In the late 1960’s, John was working as an engineer with Litton Industries in Clifton Heights, PA, when his company was contracted by NASA to create tiny motors allowing the Apollo 11 to hover in space, waiting for the perfect moment to land on the moon. John worked tirelessly to build the motors which Jack says were no larger than the inside of a wrist watch.
Jack said that his son spent night after night working on this ‘secret assignment,’ going outside to look at the stars, tinkering with tiny gears and motors and, as he put it, ‘scribbling down all kinds of crazy numbers.’
“He was always going to our beach house in Stone Harbor so that he could go outside and look at the stars at night,” said Jack. “He was just always working on this secret project.”
Jack remembers that the night of the launch, right down to the last minute, his son was watching closely, still not sure if they would land.
“Then all of a sudden John looked at me and he yelled, ‘they’re gonna do it!’” Jack recalled.
And sure enough, they did.
“Of course I was proud of him!” said Jack. “And if it didn’t work that first time, I’m not sure he would have been able to keep trying; it took a lot out of him.”
Upon its successful completion, John received an official certificate from NASA which read:
This is to certify that John Keating was a member of the Clifton division of Litton Industries which by outstanding and dedicated service contributed to the success of the historic Apollo 11 Columbia-Eagle moon flight, thereby helping our country lead in the exploration of space and our company maintain its long record of service and quality control.
Shortly after the Apollo 11 mission, John left Litton Industries for a job with General Electric which took him all over the world. But in 1983 he passed away after a short battle with cancer.

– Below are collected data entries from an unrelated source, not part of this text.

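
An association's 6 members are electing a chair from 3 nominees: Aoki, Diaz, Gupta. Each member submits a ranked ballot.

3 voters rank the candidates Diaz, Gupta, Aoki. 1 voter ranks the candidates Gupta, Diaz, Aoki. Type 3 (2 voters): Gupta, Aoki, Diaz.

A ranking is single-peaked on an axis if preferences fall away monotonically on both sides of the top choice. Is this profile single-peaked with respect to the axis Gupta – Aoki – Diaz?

no

Axis positions: Gupta=1, Aoki=2, Diaz=3.
Type 1: ranking walks positions 3-1-2; Gupta is ranked above Aoki even though Aoki lies between Gupta and the peak Diaz on the axis — preferences dip and rise again. Not single-peaked.
Type 2: ranking walks positions 1-3-2; Diaz is ranked above Aoki even though Aoki lies between Diaz and the peak Gupta on the axis — preferences dip and rise again. Not single-peaked.
Type 3 (peak Gupta at position 1): ranking walks positions 1-2-3, expanding outward from the peak — single-peaked.
Type 1 violates single-peakedness, so the profile is not single-peaked on this axis.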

“He died on St. Patrick’s Day,” said Jack. “I’m a World War II veteran and I spent a month wounded in a hospital, surrounded by the dead and dying. But this was much harder to take. The hardest thing to take was to watch him go.”
But rather than dwell on John’s death, Jack changed the subject quickly back to his son’s crowning achievement and glanced over at the television once more.
“The brightness that came over him when he watched them land,” he began, “that was the best moment of his life.”